I’m currently on Baby Step 2, and I have about $7,000 in debt to pay off before I can move to bulking up my emergency fund in Baby Step 3. When you’re paying off debt, what do you recommend for 401(k) contributions?

Rae

Dear Rae,

I recommend putting a temporary stop to investing while you’re getting out of debt. Lots of people are shocked by this advice, and some disagree with it, because they’re afraid of missing out on their employer’s match or the wonders of compound interest. But before we go any further, let me emphasize one thing. The key word here is temporary.

Baby Step 1 is to save $1,000 as a starter emergency fund.
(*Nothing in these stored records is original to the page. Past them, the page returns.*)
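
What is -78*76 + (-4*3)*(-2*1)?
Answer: -5904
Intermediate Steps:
-78*76 + (-4*3)*(-2*1) = -5928 - 12*(-2) = -5928 + 24 = -5904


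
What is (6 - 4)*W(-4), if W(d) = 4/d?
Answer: -2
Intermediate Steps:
(6 - 4)*W(-4) = (6 - 4)*(4/(-4)) = 2*(4*(-¼)) = 2*(-1) = -2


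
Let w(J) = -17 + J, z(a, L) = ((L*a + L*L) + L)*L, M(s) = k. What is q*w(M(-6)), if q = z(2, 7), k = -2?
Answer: -9310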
Baby Step 2 is paying off all of your debt, except for your home, from smallest to largest using the debt snowball plan. During this time you’re attacking your debt with incredible intensity, and putting every penny you can scrape together toward paying it off.

Working my plan, the average person can pay off all their debt, except for their home, in 18 to 24 months. Some folks can do it faster, and for some it takes a little longer. But during this time I want your financial focus to be on nothing but getting out of debt. Once that’s done, you’ll find you have a lot more control over your biggest wealth-building tool—your income.

Trying to accomplish too many things at once diminishes the ability to focus. And when you spend all your time nickel-and-diming everything, the result is that nothing at all gets done very well. You need to really move the needle and see results, because personal finance is 80 percent behavior and only 20 percent head knowledge. It’s not so much a math issue, because if you’d been doing the math all along you wouldn’t have a bunch of debt.

That’s why, for a short period of time, I want you to concentrate with laser intensity on knocking out debt. Once that’s out of the way, you can pour even more money into investing, saving and giving!